My eyes are glazing over. It’s been less than 10 minutes since I slinked into the last row of chairs inside this makeshift outdoor auditorium, where a young woman with a tightly-bound ponytail and a sharp German accent is motoring through a series of PowerPoint slides. Holomorphic modular forms. A partition of a positive integer n. Ramanujan congruences. I always had a knack for math, but my AP algebra training isn’t helping much as I attempt to understand how one indecipherable equation can explain other indecipherable equations that somehow illustrate a point about that first equation and how if you then account for the eigenvalue that’ll bring us all back to Weak Maass Form and did she just invent all of these symbols to fuck with everyone?

A quick glance around the packed room, however, suggests that I’m one of few people who isn’t spellbound by this dizzying theoretical witchcraft.
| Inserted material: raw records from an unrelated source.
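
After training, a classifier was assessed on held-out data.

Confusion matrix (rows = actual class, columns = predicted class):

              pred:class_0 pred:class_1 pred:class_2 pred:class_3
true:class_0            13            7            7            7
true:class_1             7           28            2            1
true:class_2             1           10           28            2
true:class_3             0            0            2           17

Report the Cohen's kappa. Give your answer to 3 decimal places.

Observed agreement pₒ = trace/N = 86/132 = 0.6515
Expected agreement pₑ = Σ (rowᵢ·colᵢ)/N² = (34·21 + 38·45 + 41·39 + 19·27)/132² = 0.2603
κ = (pₒ − pₑ)/(1 − pₑ) = (0.6515 − 0.2603)/(1 − 0.2603) = 0.529

0.529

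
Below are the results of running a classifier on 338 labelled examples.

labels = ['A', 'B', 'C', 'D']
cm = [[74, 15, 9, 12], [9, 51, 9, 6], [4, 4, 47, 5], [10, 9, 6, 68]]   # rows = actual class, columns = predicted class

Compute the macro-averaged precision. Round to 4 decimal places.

0.7044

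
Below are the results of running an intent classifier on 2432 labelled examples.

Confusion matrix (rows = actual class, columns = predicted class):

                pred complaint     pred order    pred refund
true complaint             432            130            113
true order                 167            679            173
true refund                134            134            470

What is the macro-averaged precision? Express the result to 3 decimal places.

Per-class precision (TP/(TP+FP)):
  complaint: TP=432, FP=167+134=301 → 432/733 = 0.5894
  order: TP=679, FP=130+134=264 → 679/943 = 0.7200
  refund: TP=470, FP=113+173=286 → 470/756 = 0.6217
Macro-precision = mean = (0.5894 + 0.7200 + 0.6217) / 3 = 0.644

0.644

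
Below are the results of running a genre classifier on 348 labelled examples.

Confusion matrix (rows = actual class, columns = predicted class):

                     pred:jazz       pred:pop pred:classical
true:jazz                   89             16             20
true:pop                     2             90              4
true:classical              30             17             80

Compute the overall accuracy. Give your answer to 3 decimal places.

Accuracy = trace / total = (89+90+80=259) / 348 = 259/348 = 0.744

0.744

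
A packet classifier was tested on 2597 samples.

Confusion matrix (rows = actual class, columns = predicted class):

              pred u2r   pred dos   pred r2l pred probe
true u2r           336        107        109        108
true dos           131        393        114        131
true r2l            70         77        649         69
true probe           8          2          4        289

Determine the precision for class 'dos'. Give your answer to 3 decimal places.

Treat 'dos' as positive and all other classes as negative.
precision = TP/(TP+FP).
dos: TP=393, FP=107+77+2=186 → 393/579 = 0.6788

0.679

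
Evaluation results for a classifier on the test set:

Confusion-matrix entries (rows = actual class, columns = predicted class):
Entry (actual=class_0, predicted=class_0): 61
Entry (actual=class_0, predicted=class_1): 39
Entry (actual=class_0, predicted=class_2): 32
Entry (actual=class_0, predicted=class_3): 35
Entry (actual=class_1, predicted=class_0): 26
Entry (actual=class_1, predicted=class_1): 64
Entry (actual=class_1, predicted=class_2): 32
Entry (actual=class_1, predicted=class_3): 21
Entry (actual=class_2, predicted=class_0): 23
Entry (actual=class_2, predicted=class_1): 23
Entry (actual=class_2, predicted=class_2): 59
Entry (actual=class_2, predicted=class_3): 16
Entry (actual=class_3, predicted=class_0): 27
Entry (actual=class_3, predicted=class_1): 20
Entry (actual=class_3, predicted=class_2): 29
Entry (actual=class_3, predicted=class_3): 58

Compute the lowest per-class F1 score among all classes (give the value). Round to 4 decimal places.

Per-class F1 score (2·TP/(2·TP+FP+FN)):
  class_0: TP=61, FP=26+23+27=76, FN=39+32+35=106 → 122/304 = 0.40132
  class_1: TP=64, FP=39+23+20=82, FN=26+32+21=79 → 128/289 = 0.44291
  class_2: TP=59, FP=32+32+29=93, FN=23+23+16=62 → 118/273 = 0.43223
  class_3: TP=58, FP=35+21+16=72, FN=27+20+29=76 → 116/264 = 0.43939
Lowest is class 'class_0' with F1 score = 0.4013.

0.4013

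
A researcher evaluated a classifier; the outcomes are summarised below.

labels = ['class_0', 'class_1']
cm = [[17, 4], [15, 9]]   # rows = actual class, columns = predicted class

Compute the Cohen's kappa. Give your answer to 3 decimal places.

0.179

Observed agreement pₒ = trace/N = 26/45 = 0.5778
Expected agreement pₑ = Σ (rowᵢ·colᵢ)/N² = (21·32 + 24·13)/45² = 0.4859
κ = (pₒ − pₑ)/(1 − pₑ) = (0.5778 − 0.4859)/(1 − 0.4859) = 0.179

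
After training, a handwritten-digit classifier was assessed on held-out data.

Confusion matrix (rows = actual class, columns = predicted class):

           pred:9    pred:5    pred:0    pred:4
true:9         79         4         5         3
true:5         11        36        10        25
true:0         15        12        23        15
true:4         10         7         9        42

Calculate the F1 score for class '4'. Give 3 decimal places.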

An audience of several dozen attendees, many of them men in wool blazers and the advanced stages of age-related hair loss, nod knowingly and scribble down notes. "What might be the practical applications for this work?" asks one audience member during a question period. The presenter, Kathrin Bringmann of the University of Cologne, laughs. "Of course, this is abstract," she says of her session titled "Dyson’s Rank, Harmonic Weak Maass Form, and Recent Developments." "I’m not exactly going to use it to create the next iPhone or something." The audience chuckles appreciatively. I slide a little further down in my seat, tucking my iPhone into my pocket at the same time. I am unequivocally the stupidest person in this room.